Thanks to the current Marion County District Attorney, Paige Clarkson, and her challenger in the May election, Spencer Todd, I've recovered from the (mild) trauma of watching the previous Salem City Club debate via Zoom between the candidates for Salem Mayor, Chris Hoy and Chane Griggs, where Hoy and Griggs agreed on almost everything and were kind and gentle toward each other.
Morally uplifting, perhaps, but boring.
In contrast, Clarkson and Todd disagreed on almost everything and were pleasingly snarky toward each other. Partly that was because being attorneys, they're used to arguing with their fellow lawyers. But it also is clear that they have decidedly distinct political philosophies.
Paige Clarkson embraces the traditional conservative Law and Order/Lock Them Up model of public safety. Spencer Todd embraces a more modern progressive approach: Deal strictly with those who commit serious crimes, but look for innovative ways to improve the criminal justice system.
The first question asked by moderator Hans West was about Oregon's public defender crisis.
Clarkson said the right thing in noting that all parties in the criminal justice system are necessary, obviously including prosecutors and defenders. But she claimed that the public defender budget totaled more than the budget of all District Attorneys in Oregon combined, so we need to make sure that money is being spent well.
Todd, a public defender himself, countered that the public defender budget includes more line items than the District Attorney budget, so they aren't directly comparable. In fact, Oregon spends way more on prosecuting than defense. He argued that we need more defense lawyers.
In response to a question about Marion County crime rates, Todd said that violent crimes are up while property crimes are down. He observed that we've been trying the same things for 40 years, and it's time to change.
Clarkson said that crime is worse. The reason: all branches of government have reduced tools for law enforcement, using as an example the Oregon legislature's recent restriction on police pulling someone over for a burnt out taillight or other minor equipment infraction. In a rejoinder, Todd observed that things Clarkson complained about are excuse-making, with most not even law yet.
Asked what their biggest concern is in Marion County, Clarkson said child abuse, plus an excessively vague, "Neighborhoods don't feel as safe." Todd went with recidivism, saying, rather obviously, that there's a need to identify people likely to reoffend violently.
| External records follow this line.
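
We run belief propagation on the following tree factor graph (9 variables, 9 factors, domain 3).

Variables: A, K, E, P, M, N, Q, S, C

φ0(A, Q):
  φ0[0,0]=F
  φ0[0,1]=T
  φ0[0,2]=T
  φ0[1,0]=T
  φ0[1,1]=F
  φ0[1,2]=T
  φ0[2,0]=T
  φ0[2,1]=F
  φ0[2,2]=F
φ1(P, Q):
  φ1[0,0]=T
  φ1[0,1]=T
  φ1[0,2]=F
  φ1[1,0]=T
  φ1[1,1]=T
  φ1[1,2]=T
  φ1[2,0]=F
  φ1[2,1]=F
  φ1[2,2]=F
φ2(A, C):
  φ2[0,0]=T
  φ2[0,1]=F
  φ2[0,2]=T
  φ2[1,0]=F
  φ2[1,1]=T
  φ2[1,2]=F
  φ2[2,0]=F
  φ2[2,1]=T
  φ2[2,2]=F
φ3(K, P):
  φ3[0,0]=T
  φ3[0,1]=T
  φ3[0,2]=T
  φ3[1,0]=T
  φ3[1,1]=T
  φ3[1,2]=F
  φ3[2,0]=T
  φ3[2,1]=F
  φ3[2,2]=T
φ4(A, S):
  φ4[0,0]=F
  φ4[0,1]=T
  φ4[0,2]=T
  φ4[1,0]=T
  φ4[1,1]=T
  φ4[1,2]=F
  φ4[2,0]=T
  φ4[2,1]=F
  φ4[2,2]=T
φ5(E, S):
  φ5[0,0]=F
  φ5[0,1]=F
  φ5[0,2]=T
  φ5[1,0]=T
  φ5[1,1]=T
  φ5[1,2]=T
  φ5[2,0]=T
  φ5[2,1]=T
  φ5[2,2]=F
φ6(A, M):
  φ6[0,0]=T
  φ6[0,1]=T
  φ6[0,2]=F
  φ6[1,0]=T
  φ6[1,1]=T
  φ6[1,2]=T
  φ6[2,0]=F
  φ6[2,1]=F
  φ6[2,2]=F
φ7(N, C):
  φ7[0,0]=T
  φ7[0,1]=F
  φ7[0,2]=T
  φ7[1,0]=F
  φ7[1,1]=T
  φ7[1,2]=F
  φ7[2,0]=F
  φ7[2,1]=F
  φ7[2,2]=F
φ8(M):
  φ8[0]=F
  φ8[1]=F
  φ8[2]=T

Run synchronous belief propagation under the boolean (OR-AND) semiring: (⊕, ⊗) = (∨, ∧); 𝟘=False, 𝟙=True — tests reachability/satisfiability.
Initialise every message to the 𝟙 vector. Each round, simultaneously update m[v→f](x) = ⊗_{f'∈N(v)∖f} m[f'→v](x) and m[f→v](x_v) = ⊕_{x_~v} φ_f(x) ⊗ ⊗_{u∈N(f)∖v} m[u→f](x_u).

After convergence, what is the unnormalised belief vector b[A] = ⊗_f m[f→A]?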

He also mentioned homelessness and, nonshockingly, a need to reform the District Attorney's office, with crimes going unprosecuted by the incumbent, who happens to be Clarkson.
Measure 110, which voters approved by a 58-42% margin in 2020, decriminalized personal non-commercial possession of street drugs like cocaine and heroin, requiring people found with such drugs to either pay a $100 fine or complete a health assessment.
In regard to whether Measure 110 is on track, Todd said that before the measure passed, drug users could be arrested, jailed for six months, and not get any treatment. He views Measure 110 as better than before, but it isn't doing all that was planned. "I'd rather prosecute more serious crimes," he said. Clarkson said she's a vocal opponent of Measure 110, in part because few people have sought treatment rather than pay the $100 fine. It "rolled out the red carpet for drug cartels," according to Clarkson.
Both Clarkson and Todd said they favor mobile crisis response teams like Eugene's CAHOOTS program that has diverted about 17% of police calls to non-uniformed responders. Todd said that if we can't get more police, police resources should be used more efficiently, one reason he supports mobile crisis response teams.
Lastly, Todd views the death penalty as incredibly cost-ineffective given the lengthy appeals process. He said it isn't an effective deterrent and it takes away the ability of a prisoner to repent, something he sees as important. Which made me think, OK, but given how long prisoners spend on Death Row in Oregon (executions are rare), isn't there plenty of time to repent? Clarkson said that voters have approved of the death penalty, which doesn't exist in Oregon for all intents and purposes. She supports it in certain circumstances.